Pear VC also underscored its participation in Greatly Health’s $4 million seed round, backing an integrated cancer care model that combines exercise, nutrition, and mind-body interventions. Greatly Health reports clinically validated results at Memorial Sloan Kettering, including higher two-year survival, fewer hospitalizations, and reduced treatment disruptions.

Co-investors in Greatly Health include Commonweal Ventures and Flare Capital Partners, highlighting broader venture interest in outcomes-driven oncology solutions. Pear VC positions this investment as aligned with value-based care trends and payer efforts to curb acute care utilization while improving patient outcomes.

Beyond healthcare, Pear VC showcased Even Platforms, a PearX W26 cohort company building automated, modular machine shops for precision manufacturing. The startup integrates robotics with a software intelligence layer to cut manual work and autonomously optimize production, targeting a projected U.S. manufacturing labor shortfall.

Even Platforms aims to enable high-output facilities with minimal training needs and a small footprint, supporting more distributed and resilient industrial capacity. Pear VC links this thesis to reshoring, automation, and supply-chain resilience themes that continue to draw investor attention.

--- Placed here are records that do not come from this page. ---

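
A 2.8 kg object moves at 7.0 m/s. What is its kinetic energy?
KE = ½mv² = ½×2.8×7.0² = 68.6 J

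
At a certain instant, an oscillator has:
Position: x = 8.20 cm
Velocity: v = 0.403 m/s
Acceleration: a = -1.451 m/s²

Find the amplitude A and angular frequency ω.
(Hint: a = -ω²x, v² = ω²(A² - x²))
a = −ω²x → ω = √(|a|/x) = √(1.451/0.082) = 4.207 rad/s
v² = ω²(A² − x²) → A = √(x² + v²/ω²) = √(0.082² + 0.403²/4.207²) = 0.1261 m = 12.61 cm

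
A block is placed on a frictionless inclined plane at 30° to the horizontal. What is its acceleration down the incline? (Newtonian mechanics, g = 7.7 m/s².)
a = g sin(θ) = 7.7 × sin(30°) = 7.7 × 0.5 = 3.85 m/s²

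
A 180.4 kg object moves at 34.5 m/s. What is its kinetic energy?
KE = ½mv² = ½×180.4×34.5² = 107360.6 J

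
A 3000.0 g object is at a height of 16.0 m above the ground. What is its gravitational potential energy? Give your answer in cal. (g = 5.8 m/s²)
PE = mgh = 3 kg × 5.8 m/s² × 16 m = 278.4 J = 66.54 cal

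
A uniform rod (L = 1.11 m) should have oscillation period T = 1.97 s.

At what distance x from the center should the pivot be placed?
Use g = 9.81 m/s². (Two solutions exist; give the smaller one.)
T = 2π√((L²/12 + x²)/(gx)). Let c = T²g/(4π²) = 0.9644.
x² − cx + L²/12 = 0 → x = (c − √(c² − L²/3))/2 = 0.1219 m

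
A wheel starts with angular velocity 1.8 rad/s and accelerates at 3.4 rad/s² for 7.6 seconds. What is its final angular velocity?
ω = ω₀ + αt = 1.8 + 3.4 × 7.6 = 27.64 rad/s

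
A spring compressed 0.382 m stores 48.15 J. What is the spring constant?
PE = ½kx² → k = 2PE/x² = 2×48.15/0.382² = 659.9 N/m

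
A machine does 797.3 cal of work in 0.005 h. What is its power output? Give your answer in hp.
P = W/t = 3336 J / 18 s = 185.3 W = 0.2485 hp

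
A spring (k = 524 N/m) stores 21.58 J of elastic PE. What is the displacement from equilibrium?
PE = ½kx² → x = √(2PE/k) = √(2×21.58/524) = 0.287 m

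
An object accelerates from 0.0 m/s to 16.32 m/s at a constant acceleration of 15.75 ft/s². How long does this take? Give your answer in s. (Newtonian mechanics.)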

In financial services, Pear VC highlighted Quinn, an AI-native commercial property insurance brokerage in its PearX W26 cohort. Quinn focuses on a segment that reportedly spends about $104 billion annually on insurance yet remains underserved by traditional brokers.

The Quinn platform automates key brokerage workflows, from extracting data from property documents to enhancing underwriting narratives and shopping coverage across carriers. These capabilities are intended to boost efficiency and economics in a fragmented commercial property insurance market.

Taken together, Pear VC’s updates signal a continued push into AI-enabled solutions across healthcare, insurance, and manufacturing. The firm’s activity this week points to a strategy of sector diversification anchored in technology-driven efficiency and evidence-based outcomes.

If these portfolio companies execute effectively, Pear VC could benefit from exposure to high-growth verticals while bearing the execution and competitive risks inherent in early-stage investing. Overall, the week underlined Pear VC’s commitment to backing AI and automation startups tackling complex operational bottlenecks.